SHANGHAI (XFNews) - Airbus said it wants to ramp up the construction of plane parts in China to help spur sales in the country, which it predicts will need 200 superjumbo jets like its A380 over the next 20 years.
The European aerospace consortium also reiterated its projection that it will purchase 60 mln usd worth of components in China in 2007, rising to 120 mln usd three years later.
"Because we have only 15 mln usd in sourcing in China we would like to increase this number," Airbus spokesman Gu Wei told Agence France-Presse, adding that proposals being considered included establishing more joint ventures in China.
By increasing the sourcing of parts, especially for the A380 -- the new double-decker plane capable of carrying up to 555 passengers -- the European group hopes to better integrate the mainland market into its supply chain.
Already since the mid-1980s Chinese manufacturers have delivered to Airbus parts for doors, noses and wings valued at more than 500 mln usd, according to Xinhua news agency.

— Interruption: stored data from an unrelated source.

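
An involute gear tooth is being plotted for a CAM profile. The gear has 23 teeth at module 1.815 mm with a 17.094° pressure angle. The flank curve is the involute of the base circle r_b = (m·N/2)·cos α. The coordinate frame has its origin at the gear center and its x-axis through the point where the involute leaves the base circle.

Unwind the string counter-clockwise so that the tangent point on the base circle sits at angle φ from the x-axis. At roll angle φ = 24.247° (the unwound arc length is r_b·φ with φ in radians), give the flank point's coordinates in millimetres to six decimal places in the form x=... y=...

pitch radius r_p = m·N/2 = 1.815·23/2 = 20.872500
base radius r_b = r_p·cos α = 20.872500·cos 17.094° = 19.950432
roll angle φ = 24.247° = 0.42318998 rad
x = r_b·(cos φ + φ·sin φ) = 19.950432·(0.91178355 + 0.42318998·0.41067111) = 21.657699
y = r_b·(sin φ − φ·cos φ) = 19.950432·(0.41067111 − 0.42318998·0.91178355) = 0.495039

x=21.657699 y=0.495039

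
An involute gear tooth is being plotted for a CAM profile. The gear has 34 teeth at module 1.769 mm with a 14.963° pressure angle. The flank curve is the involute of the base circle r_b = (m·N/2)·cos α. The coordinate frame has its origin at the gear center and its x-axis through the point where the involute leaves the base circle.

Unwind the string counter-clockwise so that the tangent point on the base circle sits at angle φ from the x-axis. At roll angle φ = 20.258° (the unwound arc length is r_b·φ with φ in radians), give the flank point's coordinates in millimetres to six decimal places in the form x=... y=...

x=30.812936 y=0.422724

pitch radius r_p = m·N/2 = 1.769·34/2 = 30.073000
base radius r_b = r_p·cos α = 30.073000·cos 14.963° = 29.053308
roll angle φ = 20.258° = 0.35356880 rad
x = r_b·(cos φ + φ·sin φ) = 29.053308·(0.93814300 + 0.35356880·0.34624805) = 30.812936
y = r_b·(sin φ − φ·cos φ) = 29.053308·(0.34624805 − 0.35356880·0.93814300) = 0.422724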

Five Chinese companies produce parts for Airbus planes, including emergency doors for A320s made by the Shenyang Aircraft Industrial (Group) Company and the main parts for the A320's nose by the Chengdu Aircraft Industrial (Group).
The consortium will also transfer technologies for producing entire A320 jet wings to China that will enable all the components to be produced in the country by 2007.
While Airbus planes are unlikely to be assembled in their entirety in China anytime soon, the building of major components would likely help Airbus capture a larger slice of the world's third largest aviation market.
Airbus, 80-pct owned by aerospace conglomerate EADS and the rest by British defence contractor BAE Systems, projected China will need 200 superjumbos like the A380 over the next two decades, and Gu said it made economic sense for the company to source more on the mainland.
"China's aviation market has huge potential not only for mid-range planes but also in the capacity for traffic growth and so the Chinese market needs larger aircraft," said Gu.
"With new product sourcing we would want China to buy more A380s and we hope that by 2008 we will add one more Chinese airline."
Earlier this year Airbus inked a deal worth some 1.4 bln usd to sell five of the planes to China Southern Airlines, although Boeing hit right back with orders for its new 787 Dreamliner, a medium-sized long-haul jet.
Gu said discussions with Chinese airlines on buying more A380s were ongoing.
The A380 is part of Airbus's plan to ramp up sales based on a strategy that hauling more passengers on a single flight will bring airlines greater efficiency.
It has sold more than 200 planes in China since 1985 and so far this year has received orders for 59 aircraft from five Chinese airlines, accounting for 20 pct of its total orders.